Huckleberry Finn is a novel by Mark Twain that ranks among the greatest works in American literature. Its full title is Adventures of Huckleberry Finn. The novel was published in 1884 in London and in 1885 in the United States. Twain wrote Huckleberry Finn as a sequel to his novel The Adventures of Tom Sawyer (1876). Each work describes the adventures of a boy living in a small town in Missouri in the mid-1800’s.
Huckleberry Finn narrates the adventures of Huck and the runaway enslaved man Jim as they float down the Mississippi River on a raft. The story is told from Huck’s point of view. Twain used realistic language in the novel, making Huck’s speech sound like actual conversation and imitating a variety of dialects to bring the other characters to life. Tom Sawyer, the hero of the earlier novel, reappears in some chapters, and his antics provide the familiar humor for which Twain was known.
Twain contrasted the natural life on the river—where a white boy and a Black man can become friends—with the hypocrisy, moral decay, and corruption of society along the shore.

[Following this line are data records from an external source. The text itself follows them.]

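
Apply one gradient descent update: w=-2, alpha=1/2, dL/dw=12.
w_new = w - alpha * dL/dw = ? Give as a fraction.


w_new = -2 - 1/2 * 12 = -2 - 6 = -8.

-8


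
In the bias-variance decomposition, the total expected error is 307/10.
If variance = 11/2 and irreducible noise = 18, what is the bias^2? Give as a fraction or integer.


Total error = bias^2 + variance + irreducible noise. So bias^2 = 307/10 - 11/2 - 18 = 36/5.

36/5


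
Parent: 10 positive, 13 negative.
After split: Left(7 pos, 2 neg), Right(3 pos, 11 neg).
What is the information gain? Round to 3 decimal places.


H(parent) = 0.9877. H(left) = 0.7642, H(right) = 0.7496. Weighted = (9/23)*0.7642 + (14/23)*0.7496 = 0.7553. IG = 0.9877 - 0.7553 = 0.2324, which rounds to 0.232.

0.232


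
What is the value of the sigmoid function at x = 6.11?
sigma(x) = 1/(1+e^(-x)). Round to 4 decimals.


sigma(6.11) = 1/(1+e^(-6.11)) = 1/(1+0.002221) = 1/1.002221 = 0.9978.

0.9978


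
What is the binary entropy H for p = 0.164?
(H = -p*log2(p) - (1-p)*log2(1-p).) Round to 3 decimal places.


H = -0.164*log2(0.164) - 0.836*log2(0.836) = 0.644.

0.644


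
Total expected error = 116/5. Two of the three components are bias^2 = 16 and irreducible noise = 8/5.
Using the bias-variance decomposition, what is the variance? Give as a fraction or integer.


Total error = bias^2 + variance + irreducible noise. So variance = 116/5 - 16 - 8/5 = 28/5.

28/5


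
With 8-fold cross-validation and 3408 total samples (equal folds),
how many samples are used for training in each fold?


Each validation fold has 3408/8 = 426 samples. Training set = 3408 - 426 = 2982.

2982


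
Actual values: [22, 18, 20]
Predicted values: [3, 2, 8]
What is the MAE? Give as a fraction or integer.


MAE = (1/3) * (|22-3|=19 + |18-2|=16 + |20-8|=12). Sum = 47. MAE = 47/3.

47/3


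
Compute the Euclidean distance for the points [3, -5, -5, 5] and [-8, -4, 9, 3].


d = sqrt(sum of squared differences). (3--8)^2=121, (-5--4)^2=1, (-5-9)^2=196, (5-3)^2=4. Sum = 322.

sqrt(322)


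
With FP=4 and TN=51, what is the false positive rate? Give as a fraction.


FPR = FP / (FP + TN) = 4 / 55 = 4/55.

4/55


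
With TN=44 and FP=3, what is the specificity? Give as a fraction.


Specificity = TN / (TN + FP) = 44 / 47 = 44/47.

44/47


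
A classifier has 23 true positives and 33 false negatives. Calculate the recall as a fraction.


Recall = TP / (TP + FN) = 23 / 56 = 23/56.

23/56


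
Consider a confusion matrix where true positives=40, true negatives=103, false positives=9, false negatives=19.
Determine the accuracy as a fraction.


Accuracy = (TP + TN) / (TP + TN + FP + FN) = (40 + 103) / 171 = 143/171.

143/171


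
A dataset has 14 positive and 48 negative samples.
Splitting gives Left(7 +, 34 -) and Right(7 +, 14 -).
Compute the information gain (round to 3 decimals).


H(parent) = 0.7706. H(left) = 0.6594, H(right) = 0.9183. Weighted = (41/62)*0.6594 + (21/62)*0.9183 = 0.7471. IG = 0.7706 - 0.7471 = 0.0235, which rounds to 0.024.

0.024


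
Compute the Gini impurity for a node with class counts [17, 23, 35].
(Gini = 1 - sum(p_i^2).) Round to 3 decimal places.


Total = 75. Proportions: 17/75, 23/75, 35/75. sum(p_i^2) = 0.3632. Gini = 1 - 0.3632 = 0.6368, which rounds to 0.637.

0.637


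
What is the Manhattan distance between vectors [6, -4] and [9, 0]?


d = sum of absolute differences: |6-9|=3 + |-4-0|=4 = 7.

7


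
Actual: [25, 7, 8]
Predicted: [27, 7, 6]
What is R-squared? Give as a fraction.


Mean(y) = 40/3. SS_res = 8. SS_tot = 614/3. R^2 = 1 - 8/(614/3) = 295/307.

295/307


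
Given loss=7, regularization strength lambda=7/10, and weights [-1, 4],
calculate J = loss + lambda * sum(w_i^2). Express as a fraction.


L2 sq norm = sum(w^2) = 17. J = 7 + 7/10 * 17 = 189/10.

189/10


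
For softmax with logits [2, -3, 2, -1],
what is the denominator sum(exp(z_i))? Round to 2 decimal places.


Denom = e^2=7.3891 + e^-3=0.0498 + e^2=7.3891 + e^-1=0.3679. Sum = 15.1959, which rounds to 15.20.

15.20


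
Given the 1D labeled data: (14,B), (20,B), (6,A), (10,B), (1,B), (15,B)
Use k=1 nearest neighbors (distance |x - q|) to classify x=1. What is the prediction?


Distances: |14-1|=13, |20-1|=19, |6-1|=5, |10-1|=9, |1-1|=0, |15-1|=14. 1 nearest: (1,B). Counts: {'B': 1}. Majority class: B.

B


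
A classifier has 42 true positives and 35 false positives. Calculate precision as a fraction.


Precision = TP / (TP + FP) = 42 / 77 = 6/11.

6/11


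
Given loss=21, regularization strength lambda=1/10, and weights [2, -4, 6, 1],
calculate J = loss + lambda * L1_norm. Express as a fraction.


L1 norm = sum(|w|) = 13. J = 21 + 1/10 * 13 = 223/10.

223/10


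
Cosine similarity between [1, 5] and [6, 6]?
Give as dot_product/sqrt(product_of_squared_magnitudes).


dot = 36. |a|^2 = 26, |b|^2 = 72. cos = 36/sqrt(1872).

36/sqrt(1872)


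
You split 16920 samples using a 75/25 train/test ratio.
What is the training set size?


Test set = 16920 * 25% = 4230. Training set = 16920 - 4230 = 12690.

12690


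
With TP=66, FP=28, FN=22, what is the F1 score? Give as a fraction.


Precision = 66/94 = 33/47. Recall = 66/88 = 3/4. F1 = 2*P*R/(P+R) = 66/91.

66/91


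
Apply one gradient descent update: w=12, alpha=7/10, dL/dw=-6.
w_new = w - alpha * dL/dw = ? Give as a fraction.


w_new = 12 - 7/10 * -6 = 12 - -21/5 = 81/5.

81/5


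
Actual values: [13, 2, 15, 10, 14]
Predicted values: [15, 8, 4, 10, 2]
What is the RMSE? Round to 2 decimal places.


MSE = 61.0000. RMSE = sqrt(61.0000) = 7.81.

7.81


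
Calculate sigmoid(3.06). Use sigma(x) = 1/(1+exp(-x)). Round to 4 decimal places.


sigma(3.06) = 1/(1+e^(-3.06)) = 1/(1+0.046888) = 1/1.046888 = 0.9552.

0.9552


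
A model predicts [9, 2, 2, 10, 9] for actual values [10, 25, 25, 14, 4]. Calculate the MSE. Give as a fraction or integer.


MSE = (1/5) * ((10-9)^2=1 + (25-2)^2=529 + (25-2)^2=529 + (14-10)^2=16 + (4-9)^2=25). Sum = 1100. MSE = 220.

220


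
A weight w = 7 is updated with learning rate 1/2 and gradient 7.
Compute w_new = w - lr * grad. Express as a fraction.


w_new = 7 - 1/2 * 7 = 7 - 7/2 = 7/2.

7/2


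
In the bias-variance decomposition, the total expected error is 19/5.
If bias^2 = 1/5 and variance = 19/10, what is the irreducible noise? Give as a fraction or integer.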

Through Huck’s adventures and observations, the reader learns about the value and dignity of every human being. Twain also satirized styles of writing that dominated earlier American literature.
Twain’s story about Huck Finn, the son of a town drunkard, became a controversial book. Huck’s casual morals and careless grammar disturbed many readers when the book first appeared. Some modern readers object to Huck’s simple acceptance of the principles of slavery and his use of racial stereotypes. For his time, however, Twain was liberal on racial issues. The deeper themes of Huckleberry Finn argue for the fundamental equality and universal aspirations of people of all races.